CUTEST_CASE(basic_pipe, children2parent) {
    int pipefd[2];
    pipe(pipefd);

    int data[] = {512, 1024};

    fork_child_write(pipefd, data[0]);
    fork_child_write(pipefd, data[1]);

    close(pipefd[1]);
    int n;
    while (read(pipefd[0], &n, sizeof(int)) == sizeof(int)) {
        printf("children2parent: get data %d\n", n);
    }
    close(pipefd[0]);
}

3.5 兄弟進程之間傳遞數據

如果有兩個兄弟進程，進程A需要得到進程B的計算結果之後才能完成自己的任務，這時也可以用管道通信。代碼中分別創建了兩個進程對管道進行寫和讀操作，實際應用中經常還需要一種通知機制，讓等待的進程知道它依賴的任務已經就緒了，這需要用到信號量，後續文章會介紹。下麵代碼的第二個進程在read操作時是阻塞的，會一直等到管道中數據可讀，因為創建管道時沒有指定O_NONBLOCK標誌。

CUTEST_CASE(basic_pipe, two_children) {
    int pipefd[2];
    pipe(pipefd);

    const char *msg = "pipe between two children";
    if (fork() == 0) {
        close(pipefd[0]);
        write(pipefd[1], msg, strlen(msg));
        close(pipefd[1]);
        exit(0);
    }

    if (fork() == 0) {
        close(pipefd[1]);
        char buf[64];
        memset(buf, 0, 64);
        read(pipefd[0], buf, 64);
        printf("two_children: %s\n", buf);
        close(pipefd[0]);
        exit(0);
    }

    close(pipefd[0]);
    close(pipefd[1]);
}

3.6 阻塞和非阻塞的問題

前面的例子中提到了管道的阻塞和非阻塞，這裡詳細說明一下這個問題。對於一個阻塞的管道，如果進程在read時，系統中存在沒有關閉的寫端文件描述符，但此時管道是空的，read操作就會阻塞在這裡。可以這樣理解，因為寫端的存在，read就固執地認為在未來的某個時刻一定會有人會向管道中寫入數據，所以它就阻塞在這裡。對於非阻塞的管道，在前面的條件下，read會立即返回。上述的特性就要求我們在使用阻塞類型的管道時要及時關閉不使用的文件描述符，因為進程read操作時在等待的寫端文件描述符很可能是由當前進程打開的，當系統中管道的其他寫端都關閉了的時候，當前進程的read就會出現自己等自己的問題，類似死鎖。

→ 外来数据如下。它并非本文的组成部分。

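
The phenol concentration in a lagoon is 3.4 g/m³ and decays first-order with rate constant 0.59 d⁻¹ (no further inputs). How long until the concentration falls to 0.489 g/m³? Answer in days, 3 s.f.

t = ln(C₀/C)/k = ln(3.4/0.489)/0.59 = 1.939/0.59 = 3.287 d.

3.29 d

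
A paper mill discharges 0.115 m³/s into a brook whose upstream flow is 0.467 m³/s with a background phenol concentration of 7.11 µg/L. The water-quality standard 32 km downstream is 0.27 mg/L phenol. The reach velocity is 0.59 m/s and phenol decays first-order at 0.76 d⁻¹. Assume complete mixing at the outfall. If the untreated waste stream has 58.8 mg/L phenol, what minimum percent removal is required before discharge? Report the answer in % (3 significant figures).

7.11 µg/L = 0.00711 mg/L.
Travel time to the compliance point: t = 3.2e+04/0.59 = 5.424e+04 s = 0.6277 d; decay factor exp(−0.76·0.6277) = 0.6206.
So the concentration just after mixing may be at most 0.27/0.6206 = 0.4351 mg/L.
Mass balance: 0.4351·0.582 = 0.115·Cₑ + 0.467·0.00711.
Cₑ = (0.2532 − 0.00332) / 0.115 = 2.173 mg/L.
Required removal = 1 − 2.173/58.8 = 96.3 %.

96.3 %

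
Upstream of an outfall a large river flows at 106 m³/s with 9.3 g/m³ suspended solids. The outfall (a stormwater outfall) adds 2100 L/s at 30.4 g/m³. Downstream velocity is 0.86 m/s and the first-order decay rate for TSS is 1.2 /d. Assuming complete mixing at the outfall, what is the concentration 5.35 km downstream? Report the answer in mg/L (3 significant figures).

2100 L/s = 2.1 m³/s.
After complete mixing, C₀ = (2.1·30.4 + 106·9.3) / 108.1 = 9.71 mg/L.
Travel time t = 5350 m / 0.86 m/s = 6221 s = 0.072 d.
C = 9.71·exp(−1.2·0.072) = 9.71·0.9172 = 8.906 mg/L.

8.91 mg/L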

CUTEST_CASE(basic_pipe, blocking_read) {
    int pipefd[2];
    pipe(pipefd);

    if (fork() == 0) {
        /* NOTE: remove the comment below if you don't want child process
         * blocking while reading data from pipe. Otherwise you will see that
         * there is still a "basic-pipe" process after you finish this test, and
         * you have to kill it manually.*/
        // close(pipefd[1]);

        int num;
        read(pipefd[0], &num, sizeof(int));

        /* NOTE: since the write end of pipe is a valid file descriptor in
         * current process, the print below should never execute.*/
        printf("should NEVER goes here\n");
        exit(0);
    }

    close(pipefd[0]);
    close(pipefd[1]);
    printf("blocking_read: parent process exit\n");
}

上述代碼使用的是阻塞類型的管道，fork出的進程沒有關閉管道的寫端，然後執行了read操作，當父進程退出之後，系統中仍存在這個管道的寫端描述符，並且就在已經處於睡眠狀態下的子進程中，這種情況下將不會再有人向管道中寫入數據，子進程會一直睡眠。運行代碼之後使用ps命令可以看到這個睡死過去的子進程。

3.7 測試執行結果

以下是上述測試的執行結果，可以看到在程式退出之後仍然由一個"basic-pipe"進程，這是因為3.6節中的代碼在子進程中沒有及時關閉不使用的管道文件描述符。此時不得不手動把睡死的進程kill掉了。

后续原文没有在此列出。